San Diego is one of America’s craft beer capitals. Today, the southern California city (second largest in the state) is home to more than 60 breweries. Stone Brewing Co., Green Flash Brewing Co., Pizza Port Brewing Co., Lightning Brewery, Ballast Point Brewing Co. and AleSmith Brewing Co. are just a fistful of the excellent craft beer houses you can visit in the San Diego area.
The city has a rich history in localized brewing, and that has a lot to do with the strong, supportive web of like-minded brewers that all seem to know and support each other around town.
“All of this wealth of interconnected brewers has spawned what I think is one of the most compatriotic brewing environments in the United States,” explained Matthew Schiff, marketing director and curator at the San Diego History Center. “For example, [CEO and founder] Jack White from Ballast Point and [co-founder] Gina Marsaglia from Pizza Point both moonlighted as waiters and tour guides at Karl Strauss Brewing in the beginning. AleSmith was started by homebrewer Skip Virgilio who sold it to Peter Zien, who was a former QUAFF president [Quality Ale and Fermentation Fraternity, a homebrewers society based in San Diego]. Pizza Port purchased Stone’s first keg. One of the main ideas that is going to be present in this exhibit is how all these pioneer craft brewers were all interconnected in some way.”
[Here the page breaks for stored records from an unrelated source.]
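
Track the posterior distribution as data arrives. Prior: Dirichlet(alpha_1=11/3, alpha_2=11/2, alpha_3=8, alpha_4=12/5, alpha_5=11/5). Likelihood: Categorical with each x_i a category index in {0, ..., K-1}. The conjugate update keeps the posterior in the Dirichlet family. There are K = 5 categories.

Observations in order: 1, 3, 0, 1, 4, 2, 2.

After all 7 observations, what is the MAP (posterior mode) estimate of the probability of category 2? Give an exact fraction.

270/713

obs 1: x=1 → posterior Dirichlet(11/3, 13/2, 8, 12/5, 11/5)
obs 2: x=3 → posterior Dirichlet(11/3, 13/2, 8, 17/5, 11/5)
obs 3: x=0 → posterior Dirichlet(14/3, 13/2, 8, 17/5, 11/5)
obs 4: x=1 → posterior Dirichlet(14/3, 15/2, 8, 17/5, 11/5)
obs 5: x=4 → posterior Dirichlet(14/3, 15/2, 8, 17/5, 16/5)
obs 6: x=2 → posterior Dirichlet(14/3, 15/2, 9, 17/5, 16/5)
obs 7: x=2 → posterior Dirichlet(14/3, 15/2, 10, 17/5, 16/5)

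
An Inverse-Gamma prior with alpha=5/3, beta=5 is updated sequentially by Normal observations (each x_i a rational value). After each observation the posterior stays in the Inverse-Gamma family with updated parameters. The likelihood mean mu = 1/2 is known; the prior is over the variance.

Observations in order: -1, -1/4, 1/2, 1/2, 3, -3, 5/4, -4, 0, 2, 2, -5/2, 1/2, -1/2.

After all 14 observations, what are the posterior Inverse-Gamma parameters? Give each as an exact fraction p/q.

obs 1: x=-1 → posterior Inverse-Gamma(13/6, 49/8)
obs 2: x=-1/4 → posterior Inverse-Gamma(8/3, 205/32)
obs 3: x=1/2 → posterior Inverse-Gamma(19/6, 205/32)
obs 4: x=1/2 → posterior Inverse-Gamma(11/3, 205/32)
obs 5: x=3 → posterior Inverse-Gamma(25/6, 305/32)
obs 6: x=-3 → posterior Inverse-Gamma(14/3, 501/32)
obs 7: x=5/4 → posterior Inverse-Gamma(31/6, 255/16)
obs 8: x=-4 → posterior Inverse-Gamma(17/3, 417/16)
obs 9: x=0 → posterior Inverse-Gamma(37/6, 419/16)
obs 10: x=2 → posterior Inverse-Gamma(20/3, 437/16)
obs 11: x=2 → posterior Inverse-Gamma(43/6, 455/16)
obs 12: x=-5/2 → posterior Inverse-Gamma(23/3, 527/16)
obs 13: x=1/2 → posterior Inverse-Gamma(49/6, 527/16)
obs 14: x=-1/2 → posterior Inverse-Gamma(26/3, 535/16)

alpha=26/3, beta=535/16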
Schiff is discussing (what we consider) the coolest new museum exhibit in America: Bottled & Kegged: San Diego’s Craft Brew Culture. Staring in April, The San Diego History Center, located in the heart of Balboa Park, will explore the ebb and flow of beer production in the San Diego region over the years and answer the question: Why is San Diego becoming such a nationally renowned region for craft beer production and innovation?
Beginning with the region’s earliest inhabitants to the present day, the exhibit highlights events and individuals who built a brewing industry where once there was none, kept an industry alive during prohibition and managed to bring back what, at one time, was one of the region’s most robust enterprises.
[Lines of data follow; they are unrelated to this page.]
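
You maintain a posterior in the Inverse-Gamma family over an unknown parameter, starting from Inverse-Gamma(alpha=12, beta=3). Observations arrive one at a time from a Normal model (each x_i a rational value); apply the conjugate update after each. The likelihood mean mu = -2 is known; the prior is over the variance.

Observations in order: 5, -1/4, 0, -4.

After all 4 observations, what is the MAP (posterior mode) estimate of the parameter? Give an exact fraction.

obs 1: x=5 → posterior Inverse-Gamma(25/2, 55/2)
obs 2: x=-1/4 → posterior Inverse-Gamma(13, 929/32)
obs 3: x=0 → posterior Inverse-Gamma(27/2, 993/32)
obs 4: x=-4 → posterior Inverse-Gamma(14, 1057/32)

1057/480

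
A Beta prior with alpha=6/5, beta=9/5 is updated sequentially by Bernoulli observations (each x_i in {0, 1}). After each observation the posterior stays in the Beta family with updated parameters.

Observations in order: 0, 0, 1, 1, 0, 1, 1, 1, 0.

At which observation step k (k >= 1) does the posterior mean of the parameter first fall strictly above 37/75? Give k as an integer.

k = 7

obs 1: x=0 → posterior Beta(6/5, 14/5)
obs 2: x=0 → posterior Beta(6/5, 19/5)
obs 3: x=1 → posterior Beta(11/5, 19/5)
obs 4: x=1 → posterior Beta(16/5, 19/5)
obs 5: x=0 → posterior Beta(16/5, 24/5)
obs 6: x=1 → posterior Beta(21/5, 24/5)
obs 7: x=1 → posterior Beta(26/5, 24/5)
obs 8: x=1 → posterior Beta(31/5, 24/5)
obs 9: x=0 → posterior Beta(31/5, 29/5)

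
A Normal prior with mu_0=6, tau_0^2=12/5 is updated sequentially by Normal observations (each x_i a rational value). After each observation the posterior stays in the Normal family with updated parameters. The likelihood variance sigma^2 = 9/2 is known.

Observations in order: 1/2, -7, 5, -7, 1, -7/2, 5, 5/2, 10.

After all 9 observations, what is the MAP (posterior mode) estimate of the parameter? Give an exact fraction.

obs 1: x=1/2 → posterior Normal(94/23, 36/23)
obs 2: x=-7 → posterior Normal(38/31, 36/31)
obs 3: x=5 → posterior Normal(2, 12/13)
obs 4: x=-7 → posterior Normal(22/47, 36/47)
obs 5: x=1 → posterior Normal(6/11, 36/55)
obs 6: x=-7/2 → posterior Normal(2/63, 4/7)
obs 7: x=5 → posterior Normal(42/71, 36/71)
obs 8: x=5/2 → posterior Normal(62/79, 36/79)
obs 9: x=10 → posterior Normal(142/87, 12/29)

142/87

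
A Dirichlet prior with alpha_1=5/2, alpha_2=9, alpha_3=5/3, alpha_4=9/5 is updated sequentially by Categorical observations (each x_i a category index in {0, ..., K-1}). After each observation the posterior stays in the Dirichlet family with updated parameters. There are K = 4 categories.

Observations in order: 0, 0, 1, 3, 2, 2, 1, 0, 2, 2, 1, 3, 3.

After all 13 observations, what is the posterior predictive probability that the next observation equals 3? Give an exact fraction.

obs 1: x=0 → posterior Dirichlet(7/2, 9, 5/3, 9/5)
obs 2: x=0 → posterior Dirichlet(9/2, 9, 5/3, 9/5)
obs 3: x=1 → posterior Dirichlet(9/2, 10, 5/3, 9/5)
obs 4: x=3 → posterior Dirichlet(9/2, 10, 5/3, 14/5)
obs 5: x=2 → posterior Dirichlet(9/2, 10, 8/3, 14/5)
obs 6: x=2 → posterior Dirichlet(9/2, 10, 11/3, 14/5)
obs 7: x=1 → posterior Dirichlet(9/2, 11, 11/3, 14/5)
obs 8: x=0 → posterior Dirichlet(11/2, 11, 11/3, 14/5)
obs 9: x=2 → posterior Dirichlet(11/2, 11, 14/3, 14/5)
obs 10: x=2 → posterior Dirichlet(11/2, 11, 17/3, 14/5)
obs 11: x=1 → posterior Dirichlet(11/2, 12, 17/3, 14/5)
obs 12: x=3 → posterior Dirichlet(11/2, 12, 17/3, 19/5)
obs 13: x=3 → posterior Dirichlet(11/2, 12, 17/3, 24/5)

144/839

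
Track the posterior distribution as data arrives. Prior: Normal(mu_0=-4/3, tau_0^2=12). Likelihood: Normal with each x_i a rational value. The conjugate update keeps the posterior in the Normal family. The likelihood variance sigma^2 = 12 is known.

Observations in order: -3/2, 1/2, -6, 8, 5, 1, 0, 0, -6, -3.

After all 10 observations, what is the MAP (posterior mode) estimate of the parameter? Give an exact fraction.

obs 1: x=-3/2 → posterior Normal(-17/12, 6)
obs 2: x=1/2 → posterior Normal(-7/9, 4)
obs 3: x=-6 → posterior Normal(-25/12, 3)
obs 4: x=8 → posterior Normal(-1/15, 12/5)
obs 5: x=5 → posterior Normal(7/9, 2)
obs 6: x=1 → posterior Normal(17/21, 12/7)
obs 7: x=0 → posterior Normal(17/24, 3/2)
obs 8: x=0 → posterior Normal(17/27, 4/3)
obs 9: x=-6 → posterior Normal(-1/30, 6/5)
obs 10: x=-3 → posterior Normal(-10/33, 12/11)

-10/33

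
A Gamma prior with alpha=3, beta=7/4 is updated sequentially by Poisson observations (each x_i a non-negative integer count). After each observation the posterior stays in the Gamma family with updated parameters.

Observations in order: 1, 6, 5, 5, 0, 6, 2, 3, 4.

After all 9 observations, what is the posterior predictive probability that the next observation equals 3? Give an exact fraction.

obs 1: x=1 → posterior Gamma(4, 11/4)
obs 2: x=6 → posterior Gamma(10, 15/4)
obs 3: x=5 → posterior Gamma(15, 19/4)
obs 4: x=5 → posterior Gamma(20, 23/4)
obs 5: x=0 → posterior Gamma(20, 27/4)
obs 6: x=6 → posterior Gamma(26, 31/4)
obs 7: x=2 → posterior Gamma(28, 35/4)
obs 8: x=3 → posterior Gamma(31, 39/4)
obs 9: x=4 → posterior Gamma(35, 43/4)

737899027661684729418251722939746993710471085229500637876824960/3465122572092046296464724059395298458186535561070143621795409889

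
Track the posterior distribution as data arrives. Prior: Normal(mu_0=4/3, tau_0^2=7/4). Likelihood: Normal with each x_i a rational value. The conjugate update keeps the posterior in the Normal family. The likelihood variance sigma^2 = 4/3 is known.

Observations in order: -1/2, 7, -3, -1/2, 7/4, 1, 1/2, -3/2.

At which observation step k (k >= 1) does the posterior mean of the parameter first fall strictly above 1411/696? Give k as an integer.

k = 2

obs 1: x=-1/2 → posterior Normal(65/222, 28/37)
obs 2: x=7 → posterior Normal(947/348, 14/29)
obs 3: x=-3 → posterior Normal(569/474, 28/79)
obs 4: x=-1/2 → posterior Normal(253/300, 7/25)
obs 5: x=7/4 → posterior Normal(1453/1452, 28/121)
obs 6: x=1 → posterior Normal(1705/1704, 14/71)
obs 7: x=1/2 → posterior Normal(1831/1956, 28/163)
obs 8: x=-3/2 → posterior Normal(1453/2208, 7/46)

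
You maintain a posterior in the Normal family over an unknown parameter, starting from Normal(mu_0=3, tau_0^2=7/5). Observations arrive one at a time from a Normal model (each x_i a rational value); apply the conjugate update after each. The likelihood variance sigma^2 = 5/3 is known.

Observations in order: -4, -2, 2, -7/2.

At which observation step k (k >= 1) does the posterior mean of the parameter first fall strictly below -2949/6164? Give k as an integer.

k = 2

obs 1: x=-4 → posterior Normal(-9/46, 35/46)
obs 2: x=-2 → posterior Normal(-51/67, 35/67)
obs 3: x=2 → posterior Normal(-9/88, 35/88)
obs 4: x=-7/2 → posterior Normal(-165/218, 35/109)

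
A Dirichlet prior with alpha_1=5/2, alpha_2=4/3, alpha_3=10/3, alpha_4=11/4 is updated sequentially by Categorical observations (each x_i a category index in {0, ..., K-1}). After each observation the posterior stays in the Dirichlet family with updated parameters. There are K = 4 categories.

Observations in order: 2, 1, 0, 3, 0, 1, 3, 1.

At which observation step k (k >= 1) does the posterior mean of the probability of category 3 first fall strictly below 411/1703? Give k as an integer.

k = 2

obs 1: x=2 → posterior Dirichlet(5/2, 4/3, 13/3, 11/4)
obs 2: x=1 → posterior Dirichlet(5/2, 7/3, 13/3, 11/4)
obs 3: x=0 → posterior Dirichlet(7/2, 7/3, 13/3, 11/4)
obs 4: x=3 → posterior Dirichlet(7/2, 7/3, 13/3, 15/4)
obs 5: x=0 → posterior Dirichlet(9/2, 7/3, 13/3, 15/4)
obs 6: x=1 → posterior Dirichlet(9/2, 10/3, 13/3, 15/4)
obs 7: x=3 → posterior Dirichlet(9/2, 10/3, 13/3, 19/4)
obs 8: x=1 → posterior Dirichlet(9/2, 13/3, 13/3, 19/4)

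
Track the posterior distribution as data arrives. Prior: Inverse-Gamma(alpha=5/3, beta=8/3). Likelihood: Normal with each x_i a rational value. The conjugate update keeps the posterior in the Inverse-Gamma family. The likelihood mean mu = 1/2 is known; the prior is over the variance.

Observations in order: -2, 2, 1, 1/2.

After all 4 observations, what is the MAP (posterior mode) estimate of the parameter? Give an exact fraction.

obs 1: x=-2 → posterior Inverse-Gamma(13/6, 139/24)
obs 2: x=2 → posterior Inverse-Gamma(8/3, 83/12)
obs 3: x=1 → posterior Inverse-Gamma(19/6, 169/24)
obs 4: x=1/2 → posterior Inverse-Gamma(11/3, 169/24)

169/112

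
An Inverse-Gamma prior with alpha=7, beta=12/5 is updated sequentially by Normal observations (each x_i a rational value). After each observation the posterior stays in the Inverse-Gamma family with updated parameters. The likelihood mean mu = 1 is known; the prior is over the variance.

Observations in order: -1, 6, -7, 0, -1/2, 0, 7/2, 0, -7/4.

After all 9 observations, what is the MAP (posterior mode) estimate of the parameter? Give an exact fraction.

9349/2000

obs 1: x=-1 → posterior Inverse-Gamma(15/2, 22/5)
obs 2: x=6 → posterior Inverse-Gamma(8, 169/10)
obs 3: x=-7 → posterior Inverse-Gamma(17/2, 489/10)
obs 4: x=0 → posterior Inverse-Gamma(9, 247/5)
obs 5: x=-1/2 → posterior Inverse-Gamma(19/2, 2021/40)
obs 6: x=0 → posterior Inverse-Gamma(10, 2041/40)
obs 7: x=7/2 → posterior Inverse-Gamma(21/2, 1083/20)
obs 8: x=0 → posterior Inverse-Gamma(11, 1093/20)
obs 9: x=-7/4 → posterior Inverse-Gamma(23/2, 9349/160)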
“The exhibit’s going to cover a number of learning outcomes,” explained Schiff. “They are in order: What is a craft beer? What is a craft brewer? Explain the brewing process. We talk about San Diego’s brewing history. Then we look at the proximity of Mexico during prohibition, and then ask how did San Diego become one of the leading regions in craft beer?”
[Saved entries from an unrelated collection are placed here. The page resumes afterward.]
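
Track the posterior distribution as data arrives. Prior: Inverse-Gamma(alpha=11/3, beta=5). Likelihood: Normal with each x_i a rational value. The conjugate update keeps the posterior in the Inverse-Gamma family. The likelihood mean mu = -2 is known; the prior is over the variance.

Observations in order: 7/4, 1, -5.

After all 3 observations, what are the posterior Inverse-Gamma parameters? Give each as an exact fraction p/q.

alpha=31/6, beta=673/32

obs 1: x=7/4 → posterior Inverse-Gamma(25/6, 385/32)
obs 2: x=1 → posterior Inverse-Gamma(14/3, 529/32)
obs 3: x=-5 → posterior Inverse-Gamma(31/6, 673/32)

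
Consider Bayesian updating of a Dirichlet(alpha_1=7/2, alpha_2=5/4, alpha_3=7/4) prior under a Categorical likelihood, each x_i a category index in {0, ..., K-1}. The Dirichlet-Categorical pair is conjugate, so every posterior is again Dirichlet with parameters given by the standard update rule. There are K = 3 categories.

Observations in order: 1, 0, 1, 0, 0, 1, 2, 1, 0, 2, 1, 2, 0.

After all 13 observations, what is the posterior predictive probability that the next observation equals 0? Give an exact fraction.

17/39

obs 1: x=1 → posterior Dirichlet(7/2, 9/4, 7/4)
obs 2: x=0 → posterior Dirichlet(9/2, 9/4, 7/4)
obs 3: x=1 → posterior Dirichlet(9/2, 13/4, 7/4)
obs 4: x=0 → posterior Dirichlet(11/2, 13/4, 7/4)
obs 5: x=0 → posterior Dirichlet(13/2, 13/4, 7/4)
obs 6: x=1 → posterior Dirichlet(13/2, 17/4, 7/4)
obs 7: x=2 → posterior Dirichlet(13/2, 17/4, 11/4)
obs 8: x=1 → posterior Dirichlet(13/2, 21/4, 11/4)
obs 9: x=0 → posterior Dirichlet(15/2, 21/4, 11/4)
obs 10: x=2 → posterior Dirichlet(15/2, 21/4, 15/4)
obs 11: x=1 → posterior Dirichlet(15/2, 25/4, 15/4)
obs 12: x=2 → posterior Dirichlet(15/2, 25/4, 19/4)
obs 13: x=0 → posterior Dirichlet(17/2, 25/4, 19/4)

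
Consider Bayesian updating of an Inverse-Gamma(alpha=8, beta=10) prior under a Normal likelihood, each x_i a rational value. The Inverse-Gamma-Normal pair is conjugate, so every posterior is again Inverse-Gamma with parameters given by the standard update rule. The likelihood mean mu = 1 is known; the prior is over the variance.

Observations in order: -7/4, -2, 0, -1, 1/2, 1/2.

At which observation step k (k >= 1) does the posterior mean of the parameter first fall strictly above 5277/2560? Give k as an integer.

k = 2

obs 1: x=-7/4 → posterior Inverse-Gamma(17/2, 441/32)
obs 2: x=-2 → posterior Inverse-Gamma(9, 585/32)
obs 3: x=0 → posterior Inverse-Gamma(19/2, 601/32)
obs 4: x=-1 → posterior Inverse-Gamma(10, 665/32)
obs 5: x=1/2 → posterior Inverse-Gamma(21/2, 669/32)
obs 6: x=1/2 → posterior Inverse-Gamma(11, 673/32)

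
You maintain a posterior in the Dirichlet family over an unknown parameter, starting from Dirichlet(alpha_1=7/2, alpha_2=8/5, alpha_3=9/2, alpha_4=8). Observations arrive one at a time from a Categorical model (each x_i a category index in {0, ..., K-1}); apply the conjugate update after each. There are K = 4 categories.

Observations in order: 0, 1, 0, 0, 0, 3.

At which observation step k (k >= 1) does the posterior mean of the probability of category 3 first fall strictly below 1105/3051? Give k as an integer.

k = 5

obs 1: x=0 → posterior Dirichlet(9/2, 8/5, 9/2, 8)
obs 2: x=1 → posterior Dirichlet(9/2, 13/5, 9/2, 8)
obs 3: x=0 → posterior Dirichlet(11/2, 13/5, 9/2, 8)
obs 4: x=0 → posterior Dirichlet(13/2, 13/5, 9/2, 8)
obs 5: x=0 → posterior Dirichlet(15/2, 13/5, 9/2, 8)
obs 6: x=3 → posterior Dirichlet(15/2, 13/5, 9/2, 9)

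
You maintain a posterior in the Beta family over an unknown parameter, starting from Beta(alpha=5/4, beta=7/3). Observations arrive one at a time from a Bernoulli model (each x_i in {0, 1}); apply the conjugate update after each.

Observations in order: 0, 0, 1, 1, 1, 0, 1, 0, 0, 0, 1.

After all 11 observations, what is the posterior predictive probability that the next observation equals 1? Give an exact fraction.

3/7

obs 1: x=0 → posterior Beta(5/4, 10/3)
obs 2: x=0 → posterior Beta(5/4, 13/3)
obs 3: x=1 → posterior Beta(9/4, 13/3)
obs 4: x=1 → posterior Beta(13/4, 13/3)
obs 5: x=1 → posterior Beta(17/4, 13/3)
obs 6: x=0 → posterior Beta(17/4, 16/3)
obs 7: x=1 → posterior Beta(21/4, 16/3)
obs 8: x=0 → posterior Beta(21/4, 19/3)
obs 9: x=0 → posterior Beta(21/4, 22/3)
obs 10: x=0 → posterior Beta(21/4, 25/3)
obs 11: x=1 → posterior Beta(25/4, 25/3)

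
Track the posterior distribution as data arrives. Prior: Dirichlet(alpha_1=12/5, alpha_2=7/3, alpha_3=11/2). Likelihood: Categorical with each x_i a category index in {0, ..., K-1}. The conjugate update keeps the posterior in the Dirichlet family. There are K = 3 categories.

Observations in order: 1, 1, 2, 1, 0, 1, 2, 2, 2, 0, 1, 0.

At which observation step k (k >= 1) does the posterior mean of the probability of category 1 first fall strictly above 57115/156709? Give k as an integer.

obs 1: x=1 → posterior Dirichlet(12/5, 10/3, 11/2)
obs 2: x=1 → posterior Dirichlet(12/5, 13/3, 11/2)
obs 3: x=2 → posterior Dirichlet(12/5, 13/3, 13/2)
obs 4: x=1 → posterior Dirichlet(12/5, 16/3, 13/2)
obs 5: x=0 → posterior Dirichlet(17/5, 16/3, 13/2)
obs 6: x=1 → posterior Dirichlet(17/5, 19/3, 13/2)
obs 7: x=2 → posterior Dirichlet(17/5, 19/3, 15/2)
obs 8: x=2 → posterior Dirichlet(17/5, 19/3, 17/2)
obs 9: x=2 → posterior Dirichlet(17/5, 19/3, 19/2)
obs 10: x=0 → posterior Dirichlet(22/5, 19/3, 19/2)
obs 11: x=1 → posterior Dirichlet(22/5, 22/3, 19/2)
obs 12: x=0 → posterior Dirichlet(27/5, 22/3, 19/2)

k = 4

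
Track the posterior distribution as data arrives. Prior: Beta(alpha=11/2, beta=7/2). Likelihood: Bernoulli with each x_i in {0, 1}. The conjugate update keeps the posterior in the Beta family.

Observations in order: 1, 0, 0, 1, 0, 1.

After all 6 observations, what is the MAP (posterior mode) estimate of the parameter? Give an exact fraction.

obs 1: x=1 → posterior Beta(13/2, 7/2)
obs 2: x=0 → posterior Beta(13/2, 9/2)
obs 3: x=0 → posterior Beta(13/2, 11/2)
obs 4: x=1 → posterior Beta(15/2, 11/2)
obs 5: x=0 → posterior Beta(15/2, 13/2)
obs 6: x=1 → posterior Beta(17/2, 13/2)

15/26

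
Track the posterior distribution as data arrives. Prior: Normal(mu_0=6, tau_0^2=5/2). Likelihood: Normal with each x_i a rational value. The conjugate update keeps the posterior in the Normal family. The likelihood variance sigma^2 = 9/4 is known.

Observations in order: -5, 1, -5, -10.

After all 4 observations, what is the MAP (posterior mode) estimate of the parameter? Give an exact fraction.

obs 1: x=-5 → posterior Normal(4/19, 45/38)
obs 2: x=1 → posterior Normal(14/29, 45/58)
obs 3: x=-5 → posterior Normal(-12/13, 15/26)
obs 4: x=-10 → posterior Normal(-136/49, 45/98)

-136/49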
The exhibit features many hands-on interactive elements that help explain the brewing process, how San Diego County brewers achieve such expansive flavor profiles and the science behind matching beers with food. Bottled & Kegged has components that speaks to audiences of all ages and will educate even the most avid craft beer lover.
The artifacts are super cool too, as a number of breweries in town have lent items. An art piece that takes every growler, bottle or glass from every brewery in San Diego County was made specifically for the exhibit. The exhibit will feature artifacts from Aztec Brewing Co., which in post prohibition years was San Diego’s largest brewery. Aztec brewery was famous for many things, one of which was its famous Rathskeller, a German word for a bar or restaurant located in the basement of a building.
“This was the region’s first real brewpub, and it was located in the brewery,” Schiff said. “Basically, it was a beer hall and the walls were decorated with ornate murals, woodcarvings and paintings depicting the Spanish conquest over the Aztecs. The artwork is highly valued, and it was made by Jose Moya del Pino. He has a number of famous paintings at UC Berkeley and the Biltmore Hotel. We have a couple of those items — a table, some of the paintings, some ceramic pieces and some chairs. So we’re sort of recreating the Rathskeller.”
The exhibit will even have a famous original brewhouse from Ballast Point — a 15-barrel system used to make Sculpin India Pale Ale. “I’m not sure if you’re familiar with Sculpin,” Schiff said, “but it’s widely regarded as one of the best pale ales on the planet, and that beer was born in these tanks.”
Perhaps the coolest idea is the Friday History Happy Hours, which will be starting May 27. At these over 21 events, visitors will actually be able to drink delicious craft beer while exploring the exhibit (for a mere price of $25 for nonmembers).
“You’ll get at least two tastings, a ticket to the museum, a tour of the exhibit and a talk with guest brewers,” Schiff said. “We’re going to try to make those talks varietal instead of brewery focused, so we’ll have nano night, our Belgium night or a sours night, stuff like that. It’s an important distinction to say it’s an all-ages exhibition, though we will do over 21 events, and there’s a number of spin off public and education events which can be found on our website on our public programs events calendar.”